Tool confirmation UI
Progress display
Result rendering

4. Configuration Management

Core defines configuration structure, CLI populates it:

CLI reads from multiple sources (files, env, args)
CLI creates Config instance
Core uses Config for all operations

5. Authentication Abstraction

Core defines authentication types and interfaces:

TSX
export enum AuthType {
  USE_GEMINI = "use_gemini",
  USE_GOOGLE_AI_STUDIO = "use_google_ai_studio",
  USE_VERTEX = "use_vertex",
  USE_ANTHROPIC = "use_anthropic",
}

CLI handles:

Authentication UI flows
Token storage
User prompts for auth

Non-Interactive Mode

The CLI provides a non-interactive mode that demonstrates the clean separation:

TSX
// Minimal UI logic in non-interactive mode
export async function runNonInteractive(config: Config, input: string) {
  const geminiClient = config.getGeminiClient()
  const toolRegistry = await config.getToolRegistry()
  const chat = await geminiClient.getChat()

  // Direct streaming without UI
  const responseStream = await chat.sendMessageStream(...)

  // Simple stdout writing
  for await (const resp of responseStream) {
    process.stdout.write(getResponseText(resp))
  }
}

Extension Points

1. Custom Tools

Implement the Tool interface in a separate package
Register with ToolRegistry
CLI automatically handles UI for any tool

2. Custom Authentication

Implement ContentGenerator interface
Add new AuthType
CLI will handle auth flow UI

3. Custom Themes

Define theme in CLI package
Core remains unaware of presentation

4. Alternative UIs

Core can be used with any UI framework
Web UI, desktop app, VS Code extension possible
Just implement event handling and tool confirmation

Benefits of This Architecture

Testability: Core logic can be tested without UI
Reusability: Core can be used in different contexts
Maintainability: Clear boundaries between concerns
Extensibility: Easy to add new tools, auth methods, UIs
Type Safety: Strong interfaces between packages
Modularity: Packages can evolve independently

Data Flow Architecture

Summary

The Gemini CLI architecture demonstrates a clean separation between core business logic and user interface concerns. The Core package provides a comprehensive API for AI interactions, tool execution, and system management, while the CLI package focuses solely on user interaction and presentation. This separation enables the core functionality to be reused in different contexts while maintaining a rich, interactive terminal experience for users.

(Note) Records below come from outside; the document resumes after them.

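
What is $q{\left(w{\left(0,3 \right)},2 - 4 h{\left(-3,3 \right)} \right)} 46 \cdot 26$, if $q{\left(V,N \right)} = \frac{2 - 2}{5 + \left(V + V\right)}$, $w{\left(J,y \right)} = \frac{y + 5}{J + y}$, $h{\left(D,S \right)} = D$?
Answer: $0$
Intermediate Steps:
$w{\left(J,y \right)} = \frac{5 + y}{J + y}$
$q{\left(V,N \right)} = 0$ ($q{\left(V,N \right)} = \frac{0}{5 + 2 V} = 0$)
$q{\left(w{\left(0,3 \right)},2 - 4 h{\left(-3,3 \right)} \right)} 46 \cdot 26 = 0 \cdot 46 \cdot 26 = 0 \cdot 26 = 0$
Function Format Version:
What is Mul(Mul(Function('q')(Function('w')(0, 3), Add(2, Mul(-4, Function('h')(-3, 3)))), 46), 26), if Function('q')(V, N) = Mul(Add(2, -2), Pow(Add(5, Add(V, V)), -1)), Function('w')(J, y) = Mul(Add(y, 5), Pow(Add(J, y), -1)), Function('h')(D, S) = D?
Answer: 0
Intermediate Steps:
Function('w')(J, y) = Mul(Pow(Add(J, y), -1), Add(5, y)) (Function('w')(J, y) = Mul(Add(5, y), Pow(Add(J, y), -1)) = Mul(Pow(Add(J, y), -1), Add(5, y)))
Function('q')(V, N) = 0 (Function('q')(V, N) = Mul(0, Pow(Add(5, Mul(2, V)), -1)) = 0)
Mul(Mul(Function('q')(Function('w')(0, 3), Add(2, Mul(-4, Function('h')(-3, 3)))), 46), 26) = Mul(Mul(0, 46), 26) = Mul(0, 26) = 0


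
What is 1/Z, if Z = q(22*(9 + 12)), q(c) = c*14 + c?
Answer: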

The diagrams above illustrate:

High-level architecture showing the main components and their relationships
Package dependencies showing external libraries used by each package
Event flow demonstrating the streaming interaction pattern
Tool lifecycle showing the state machine for tool execution
Configuration flow showing how settings are aggregated and used
Extension points showing how the architecture supports customization
Data flow showing the complete flow from user input to display

This architecture provides excellent separation of concerns, testability, and extensibility while maintaining a cohesive system.